The tang is wider than the hole, so it needs to be ground down a little. I used an angle grinder with a flap disc for this. It can be done with whatever abrasive disc as long as you mind the heat. Most carbonsteels temper at 150-250 degrees C, keep this in mind and cool if need be. Gently grind the tang until the bolster slides on almost fully. This is approximately 1cm from fully seated.
Using a Dremel tool, widen the hole on the backside of the bolster. Do not go all the way through, but leave the material approximately 0,5mm thick at the front of the bolster. The ditch does not need to be wider then the tang is. It is partly to reduce friction between the bolster and blade, and partly to allow the brass to move when seating the blade into it. Wear eye protection, the flying brass particles tend to be hot and sticky.
Protect the blade and clamp it into a vice. Slide on the bolster and the tube, and then simply tap the tube with a hammer until the bolster is seated. It does not require a great deal of force. Check that the bolster is seated on the blade straight and true, adjust with more taps if necessary.

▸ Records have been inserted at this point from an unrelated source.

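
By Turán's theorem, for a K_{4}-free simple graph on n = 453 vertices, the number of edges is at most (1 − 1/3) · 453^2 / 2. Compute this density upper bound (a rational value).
Turán density bound = (2/3) · 453^2/2 = 68403

Turán's theorem: ex(n, K_{r+1}) is achieved by the complete r-partite Turán graph T(n, r) with parts as balanced as possible, and is at most (1 − 1/r) · n^2/2. For r = 3, n = 453: the density bound is (2/3) · 205209/2 = 68403. Since 3 ∣ 453, the Turán graph T(453, 3) has parts of equal size 151, and its edge count e(T(453, 3)) = 68403 attains the density bound exactly.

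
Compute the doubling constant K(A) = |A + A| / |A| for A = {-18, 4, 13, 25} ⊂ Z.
K = |A + A| / |A| = 10/4 = 5/2

Enumerate A + A = {a + b : a, b ∈ A}. With |A| = 4, there are |A|^2 = 16 ordered sum pairs; collecting distinct values, A + A = {-36, -14, -5, 7, 8, 17, 26, 29, 38, 50}, so |A + A| = 10. Thus K = 10/4 = 5/2. For comparison, the minimum possible |A + A| over all 4-element sets is 2·4 − 1 = 7 (so min K = 7/4), attained only by arithmetic progressions.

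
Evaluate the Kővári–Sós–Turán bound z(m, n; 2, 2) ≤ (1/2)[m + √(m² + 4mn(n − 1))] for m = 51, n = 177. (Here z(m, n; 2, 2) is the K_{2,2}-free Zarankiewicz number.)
z(51, 177; 2, 2) ≤ (1/2)[51 + √(51² + 4·51·177·176)] = (1/2)[51 + √6357609] = 1286.215

Kővári–Sós–Turán: let r_1, ..., r_51 be the row sums and z = Σ r_i the total number of 1s. Each pair of columns can share at most one row with both entries 1 (else a 2×2 all-ones block appears), so Σ_i C(r_i, 2) ≤ C(177, 2) = 15576. By convexity Σ_i C(r_i, 2) ≥ 51·C(z/51, 2) = z(z − 51)/(2·51), giving z² − 51z − 51·177·176 ≤ 0 and hence z ≤ (1/2)[51 + √(2601 + 4·1588752)] = (1/2)[51 + √6357609] ≈ (1/2)(51 + 2521.43) = 1286.215.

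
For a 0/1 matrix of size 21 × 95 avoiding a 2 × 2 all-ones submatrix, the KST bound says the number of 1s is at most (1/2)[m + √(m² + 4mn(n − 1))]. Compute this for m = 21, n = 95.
z(21, 95; 2, 2) ≤ (1/2)[21 + √(21² + 4·21·95·94)] = (1/2)[21 + √750561] = 443.6746

Kővári–Sós–Turán: let r_1, ..., r_21 be the row sums and z = Σ r_i the total number of 1s. Each pair of columns can share at most one row with both entries 1 (else a 2×2 all-ones block appears), so Σ_i C(r_i, 2) ≤ C(95, 2) = 4465. By convexity Σ_i C(r_i, 2) ≥ 21·C(z/21, 2) = z(z − 21)/(2·21), giving z² − 21z − 21·95·94 ≤ 0 and hence z ≤ (1/2)[21 + √(441 + 4·187530)] = (1/2)[21 + √750561] ≈ (1/2)(21 + 866.3492) = 443.6746.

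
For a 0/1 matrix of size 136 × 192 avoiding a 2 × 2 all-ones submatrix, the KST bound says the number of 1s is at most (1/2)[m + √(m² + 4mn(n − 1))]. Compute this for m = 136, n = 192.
z(136, 192; 2, 2) ≤ (1/2)[136 + √(136² + 4·136·192·191)] = (1/2)[136 + √19968064] = 2302.282

Kővári–Sós–Turán: let r_1, ..., r_136 be the row sums and z = Σ r_i the total number of 1s. Each pair of columns can share at most one row with both entries 1 (else a 2×2 all-ones block appears), so Σ_i C(r_i, 2) ≤ C(192, 2) = 18336. By convexity Σ_i C(r_i, 2) ≥ 136·C(z/136, 2) = z(z − 136)/(2·136), giving z² − 136z − 136·192·191 ≤ 0 and hence z ≤ (1/2)[136 + √(18496 + 4·4987392)] = (1/2)[136 + √19968064] ≈ (1/2)(136 + 4468.564) = 2302.282.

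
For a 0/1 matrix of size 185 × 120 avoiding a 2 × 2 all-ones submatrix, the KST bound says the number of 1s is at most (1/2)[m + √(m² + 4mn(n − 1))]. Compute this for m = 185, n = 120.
z(185, 120; 2, 2) ≤ (1/2)[185 + √(185² + 4·185·120·119)] = (1/2)[185 + √10601425] = 1720.4915

Kővári–Sós–Turán: let r_1, ..., r_185 be the row sums and z = Σ r_i the total number of 1s. Each pair of columns can share at most one row with both entries 1 (else a 2×2 all-ones block appears), so Σ_i C(r_i, 2) ≤ C(120, 2) = 7140. By convexity Σ_i C(r_i, 2) ≥ 185·C(z/185, 2) = z(z − 185)/(2·185), giving z² − 185z − 185·120·119 ≤ 0 and hence z ≤ (1/2)[185 + √(34225 + 4·2641800)] = (1/2)[185 + √10601425] ≈ (1/2)(185 + 3255.983) = 1720.4915.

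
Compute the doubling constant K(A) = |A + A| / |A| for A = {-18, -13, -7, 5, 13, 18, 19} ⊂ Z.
K = |A + A| / |A| = 26/7

Enumerate A + A = {a + b : a, b ∈ A}. With |A| = 7, there are |A|^2 = 49 ordered sum pairs; collecting distinct values, A + A = {-36, -31, -26, -25, -20, -14, -13, -8, -5, -2, 0, 1, 5, 6, 10, 11, 12, 18, 23, 24, 26, 31, 32, 36, 37, 38}, so |A + A| = 26. Thus K = 26/7. For comparison, the minimum possible |A + A| over all 7-element sets is 2·7 − 1 = 13 (so min K = 13/7), attained only by arithmetic progressions.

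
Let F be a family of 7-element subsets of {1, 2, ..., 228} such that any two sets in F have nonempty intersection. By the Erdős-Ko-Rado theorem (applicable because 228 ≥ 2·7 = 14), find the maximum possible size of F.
max |F| = C(227, 6) = 177782976840

The Erdős-Ko-Rado theorem states: for n ≥ 2k, an intersecting family of k-subsets of an n-element set has size at most C(n − 1, k − 1), with equality for 'star' families {A ⊆ [n] : |A| = k, i ∈ A} (fix an element i). For n = 228, k = 7: C(227, 6) = 177782976840.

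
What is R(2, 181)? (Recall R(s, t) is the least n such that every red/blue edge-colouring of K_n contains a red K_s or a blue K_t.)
R(2, 181) = 181

R(2, k) = k for all k ≥ 2: in a 2-colouring of K_k, either some edge is red (a red K_2) or all edges are blue (a blue K_k). And K_{180} coloured all-blue has no blue K_181, so R(2, 181) > 180. Hence R(2, 181) = 181.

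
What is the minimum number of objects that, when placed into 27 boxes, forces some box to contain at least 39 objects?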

If there are no major gaps seen from the front it is a success. Give the bolster a few taps with the hammer to release it. You will notice that the indent on the top of bolster is anything but even. This is because Lauri blades are stamped from sheet metal, and that process tends to rip and bend the edges a bit. It is according to plan as I did not file the blade shoulders at all. Hardened steel will sink nicely into brass given the right circumstances.
Time to clean up the bolster. Using P120 sandpaper and a flat surface, rub the back of the bolster until you can see even grind lines on the whole surface. Try to get it as straight as possible as there may appear a gap between the bolster and handle material otherwise. It is ok to start with rougher grit if there are deep marks on the back. However, finish it up with finer grit so the sanding scratches don’t show from the sides of the bolster.
We do not want to remove a lot of material from the front after seating the bolster in place. I went straight to a P800 Abranet strip followed by a few seconds on a P1000 and P2000 soft sanding pads. The fronts of the bolsters are slightly rounded due to the same stamping process the blades goes through. Because of this I recommend using a soft backing under the abrasive if you want a quick result, and that is what we are going for here. If you want an absolute straight front, I recommend sanding it before grinding the ditch and tapping the bolster in place. The more material you remove after first seating in place, the more you will have to hammer it back to compensate.
After finishing the front to your design, tap it back in place using the same method. This is the final fitting so keep the bolster straight relative to the blade.
The end-result is not perfect by any means, but given the time and tools allocated I was positively surprised. The fit around the edge is good by almost any standard and the back has a small gap of a few tenths of a millimeter. By filing the top shoulder of the blade, or tapping a bit more, you can seat the blade fully into the brass.
There are a thousand ways to seat a bolster. This is one way that is quick and gets decent results. If you add another 20 minutes work time to the blade the fit will be so much better. Give it a try, you will be amazed how easy it actually is.